Any findings entered by the trial court must be supported by competent evidence in the record. In re Isenhour, 101 N.C. App. 550, 553, 400 S.E.2d 71, 73 (1991). The evidence in this case does not support the finding of the trial court that the mother has a psychological problem. The evidence from the psychologist in fact supports a contrary finding. The evidence, however, can support a finding that the mother has a “diminished capacity . . . which inhibits] [her] from making appropriate decisions for the juvenile’s care.” It is not necessary, as the mother suggests, that there be evidence of mental retardation, mental illness, organic brain syndrome, or some other degenerative mental condition. Such evidence would be required in a termination of parental rights determination, where the termination is sought pursuant to subsection 7. See N.C.G.S. § 7A-289.32(7) (Supp. 1994) (requirements for termination of parental rights). The evidence is sufficient, in this section 657 review hearing, if it evinces a lack of “[a]bility to perform mentally” and that lack of ability impedes the mother’s child care decisions. Taber’s Cyclopedic Medical Dictionary 278 (16th ed. 1989) (defining capacity). In this record, there is evidence that the mother is “vulnerable to the influence of others” and does not “produce her own opinion[s].” Furthermore, she continues to live in a trailer that has the “smell of... kerosene,” the very problem that gave rise to the original removal of the minor child from the home, and has resisted efforts of DSS to locate new housing.

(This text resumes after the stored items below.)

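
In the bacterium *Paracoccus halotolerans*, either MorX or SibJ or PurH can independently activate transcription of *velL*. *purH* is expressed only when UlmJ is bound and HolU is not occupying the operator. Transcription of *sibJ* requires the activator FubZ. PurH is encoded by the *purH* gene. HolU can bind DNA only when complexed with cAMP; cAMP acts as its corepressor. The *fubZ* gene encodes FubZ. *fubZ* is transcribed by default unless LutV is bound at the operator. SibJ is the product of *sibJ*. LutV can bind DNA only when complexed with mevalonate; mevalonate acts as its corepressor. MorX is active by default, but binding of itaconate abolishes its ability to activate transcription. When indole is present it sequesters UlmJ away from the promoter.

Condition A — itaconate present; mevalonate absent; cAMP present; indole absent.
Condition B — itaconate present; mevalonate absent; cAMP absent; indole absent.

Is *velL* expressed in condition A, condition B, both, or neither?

Condition A:
Itaconate is present, so MorX is inactive.
Mevalonate is absent, so LutV is inactive.
With no repressor bound, *fubZ* is transcribed.
So FubZ is produced and active.
No repressor is bound and FubZ is active, so *sibJ* is transcribed.
So SibJ is produced and active.
cAMP is present, so HolU is active.
Indole is absent, so UlmJ is active.
With repressor HolU bound, *purH* is not transcribed.
So PurH is not produced.
Activator SibJ is present, so *velL* is transcribed.
→ *velL* is ON in A.
Condition B:
Itaconate is present, so MorX is inactive.
Mevalonate is absent, so LutV is inactive.
With no repressor bound, *fubZ* is transcribed.
So FubZ is produced and active.
No repressor is bound and FubZ is active, so *sibJ* is transcribed.
So SibJ is produced and active.
cAMP is absent, so HolU is inactive.
Indole is absent, so UlmJ is active.
No repressor is bound and UlmJ is active, so *purH* is transcribed.
So PurH is produced and active.
Activator SibJ is present, so *velL* is transcribed.
→ *velL* is ON in B.

both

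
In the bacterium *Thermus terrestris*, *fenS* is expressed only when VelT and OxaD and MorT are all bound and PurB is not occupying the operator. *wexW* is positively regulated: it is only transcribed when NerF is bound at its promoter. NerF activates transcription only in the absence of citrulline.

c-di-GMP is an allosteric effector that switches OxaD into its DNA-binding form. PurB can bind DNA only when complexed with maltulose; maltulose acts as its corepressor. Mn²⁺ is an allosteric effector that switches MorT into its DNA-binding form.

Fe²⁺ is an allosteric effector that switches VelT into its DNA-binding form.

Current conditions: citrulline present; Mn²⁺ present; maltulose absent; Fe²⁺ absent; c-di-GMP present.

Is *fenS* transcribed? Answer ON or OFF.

OFF

Maltulose is absent, so PurB is inactive.
Fe²⁺ is absent, so VelT is inactive.
c-di-GMP is present, so OxaD is active.
Mn²⁺ is present, so MorT is active.
Required activator VelT is absent, so *fenS* is not transcribed.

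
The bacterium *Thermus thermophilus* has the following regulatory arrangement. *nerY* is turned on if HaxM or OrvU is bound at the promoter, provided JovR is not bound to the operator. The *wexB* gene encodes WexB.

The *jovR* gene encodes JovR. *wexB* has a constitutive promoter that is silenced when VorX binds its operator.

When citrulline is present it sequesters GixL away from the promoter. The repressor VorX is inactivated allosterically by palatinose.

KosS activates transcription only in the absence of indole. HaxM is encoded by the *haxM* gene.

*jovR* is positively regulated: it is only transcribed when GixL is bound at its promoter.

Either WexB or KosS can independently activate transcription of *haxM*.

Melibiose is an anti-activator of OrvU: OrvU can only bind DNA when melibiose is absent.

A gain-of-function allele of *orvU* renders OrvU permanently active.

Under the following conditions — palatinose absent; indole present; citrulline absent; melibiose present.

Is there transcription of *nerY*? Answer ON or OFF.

OFF

Palatinose is absent, so VorX is active.
With repressor VorX bound, *wexB* is not transcribed.
So WexB is not produced.
Indole is present, so KosS is inactive.
No activator is available at the *haxM* promoter, so *haxM* is not transcribed.
So HaxM is not produced.
OrvU is constitutively active in this strain.
Citrulline is absent, so GixL is active.
No repressor is bound and GixL is active, so *jovR* is transcribed.
So JovR is produced and active.
With repressor JovR bound, *nerY* is not transcribed.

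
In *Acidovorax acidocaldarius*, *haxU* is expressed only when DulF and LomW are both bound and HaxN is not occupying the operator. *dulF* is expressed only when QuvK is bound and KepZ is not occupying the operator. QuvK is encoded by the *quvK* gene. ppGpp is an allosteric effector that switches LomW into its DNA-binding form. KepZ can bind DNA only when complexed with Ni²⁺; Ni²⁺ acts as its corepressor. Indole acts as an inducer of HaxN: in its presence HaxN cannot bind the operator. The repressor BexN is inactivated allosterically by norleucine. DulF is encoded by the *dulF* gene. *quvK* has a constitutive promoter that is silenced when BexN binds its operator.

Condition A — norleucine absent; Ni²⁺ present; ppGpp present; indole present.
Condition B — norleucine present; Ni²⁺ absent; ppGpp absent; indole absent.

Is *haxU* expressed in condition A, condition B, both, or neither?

Condition A:
Norleucine is absent, so BexN is active.
With repressor BexN bound, *quvK* is not transcribed.
So QuvK is not produced.
Ni²⁺ is present, so KepZ is active.
With repressor KepZ bound, *dulF* is not transcribed.
So DulF is not produced.
ppGpp is present, so LomW is active.
Indole is present, so HaxN is inactive.
Required activator DulF is absent, so *haxU* is not transcribed.
→ *haxU* is OFF in A.
Condition B:
Norleucine is present, so BexN is inactive.
With no repressor bound, *quvK* is transcribed.
So QuvK is produced and active.
Ni²⁺ is absent, so KepZ is inactive.
No repressor is bound and QuvK is active, so *dulF* is transcribed.
So DulF is produced and active.
ppGpp is absent, so LomW is inactive.
Indole is absent, so HaxN is active.
With repressor HaxN bound, *haxU* is not transcribed.
→ *haxU* is OFF in B.

neither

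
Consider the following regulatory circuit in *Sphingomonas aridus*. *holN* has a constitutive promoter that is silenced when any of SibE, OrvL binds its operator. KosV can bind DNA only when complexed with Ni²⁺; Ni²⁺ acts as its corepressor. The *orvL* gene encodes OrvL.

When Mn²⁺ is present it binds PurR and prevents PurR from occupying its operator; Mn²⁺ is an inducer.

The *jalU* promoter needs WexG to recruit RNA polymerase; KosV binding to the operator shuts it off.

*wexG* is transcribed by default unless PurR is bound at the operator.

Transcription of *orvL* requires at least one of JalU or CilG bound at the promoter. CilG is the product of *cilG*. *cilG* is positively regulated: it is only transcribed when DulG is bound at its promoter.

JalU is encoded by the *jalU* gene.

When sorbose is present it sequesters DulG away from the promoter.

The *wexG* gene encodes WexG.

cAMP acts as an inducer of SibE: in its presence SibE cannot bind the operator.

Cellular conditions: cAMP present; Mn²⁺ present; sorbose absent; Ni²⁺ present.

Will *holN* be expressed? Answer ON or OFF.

OFF

cAMP is present, so SibE is inactive.
Mn²⁺ is present, so PurR is inactive.
With no repressor bound, *wexG* is transcribed.
So WexG is produced and active.
Ni²⁺ is present, so KosV is active.
With repressor KosV bound, *jalU* is not transcribed.
So JalU is not produced.
Sorbose is absent, so DulG is active.
No repressor is bound and DulG is active, so *cilG* is transcribed.
So CilG is produced and active.
Activator CilG is present, so *orvL* is transcribed.
So OrvL is produced and active.
With repressor OrvL bound, *holN* is not transcribed.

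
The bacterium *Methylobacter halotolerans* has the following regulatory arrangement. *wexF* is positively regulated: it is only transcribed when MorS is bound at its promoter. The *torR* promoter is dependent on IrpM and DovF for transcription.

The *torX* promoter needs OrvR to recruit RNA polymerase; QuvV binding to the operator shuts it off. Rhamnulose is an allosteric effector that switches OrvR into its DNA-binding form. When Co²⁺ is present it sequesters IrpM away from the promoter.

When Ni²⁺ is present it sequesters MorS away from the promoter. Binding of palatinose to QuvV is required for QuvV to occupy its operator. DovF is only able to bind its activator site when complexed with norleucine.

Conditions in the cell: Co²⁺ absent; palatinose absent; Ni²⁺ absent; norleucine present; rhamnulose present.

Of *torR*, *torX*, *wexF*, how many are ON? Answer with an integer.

3

Co²⁺ is absent, so IrpM is active.
Norleucine is present, so DovF is active.
No repressor is bound and IrpM and DovF are active, so *torR* is transcribed.
→ *torR* is ON.
Rhamnulose is present, so OrvR is active.
Palatinose is absent, so QuvV is inactive.
No repressor is bound and OrvR is active, so *torX* is transcribed.
→ *torX* is ON.
Ni²⁺ is absent, so MorS is active.
No repressor is bound and MorS is active, so *wexF* is transcribed.
→ *wexF* is ON.
3 of the 3 genes are transcribed.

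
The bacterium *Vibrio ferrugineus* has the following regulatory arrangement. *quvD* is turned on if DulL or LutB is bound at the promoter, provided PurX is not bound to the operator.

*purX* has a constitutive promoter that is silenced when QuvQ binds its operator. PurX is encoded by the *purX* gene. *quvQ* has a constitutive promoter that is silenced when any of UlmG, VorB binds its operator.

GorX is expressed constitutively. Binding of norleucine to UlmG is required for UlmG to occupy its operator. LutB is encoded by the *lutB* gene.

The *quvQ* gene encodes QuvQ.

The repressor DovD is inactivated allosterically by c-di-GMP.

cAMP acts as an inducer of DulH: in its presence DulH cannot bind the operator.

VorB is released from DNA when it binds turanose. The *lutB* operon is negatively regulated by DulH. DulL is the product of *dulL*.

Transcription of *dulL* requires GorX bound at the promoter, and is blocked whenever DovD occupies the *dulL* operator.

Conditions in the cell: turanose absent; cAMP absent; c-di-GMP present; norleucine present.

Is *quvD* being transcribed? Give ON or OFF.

c-di-GMP is present, so DovD is inactive.
GorX is produced constitutively and is active.
No repressor is bound and GorX is active, so *dulL* is transcribed.
So DulL is produced and active.
Norleucine is present, so UlmG is active.
Turanose is absent, so VorB is active.
With repressor UlmG bound, *quvQ* is not transcribed.
So QuvQ is not produced.
With no repressor bound, *purX* is transcribed.
So PurX is produced and active.
cAMP is absent, so DulH is active.
With repressor DulH bound, *lutB* is not transcribed.
So LutB is not produced.
With repressor PurX bound, *quvD* is not transcribed.

OFF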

 DSS has an affirmative statutory obligation to make reasonable efforts “to prevent or eliminate the need for placement of the juvenile in foster care.” N.C.G.S. § 7A-657(e); N.C.G.S. § 7A-651(c)(2) (Supp. 1994); see 42 U.S.C.A. § 671(a) (West 1995). The statutes do not permit the trial court to relieve DSS of this duty and indeed at each review hearing, the trial court is required to make findings as to the efforts of DSS to reunify the family. N.C.G.S. § 7A-657(e); N.C.G.S. § 7A-651(c)(2). Accordingly, the directive attempting to relieve DSS of its obligation to make reasonable efforts to reunite the family must be eliminated from the 18 August 1994 order. At the next review hearing, *205the trial judge may properly evaluate the reasonableness of the efforts by DSS in light of the needs of the parents and their responsiveness to the efforts.
Modified and affirmed.
Judges MARTIN, Mark D., and McGEE concur.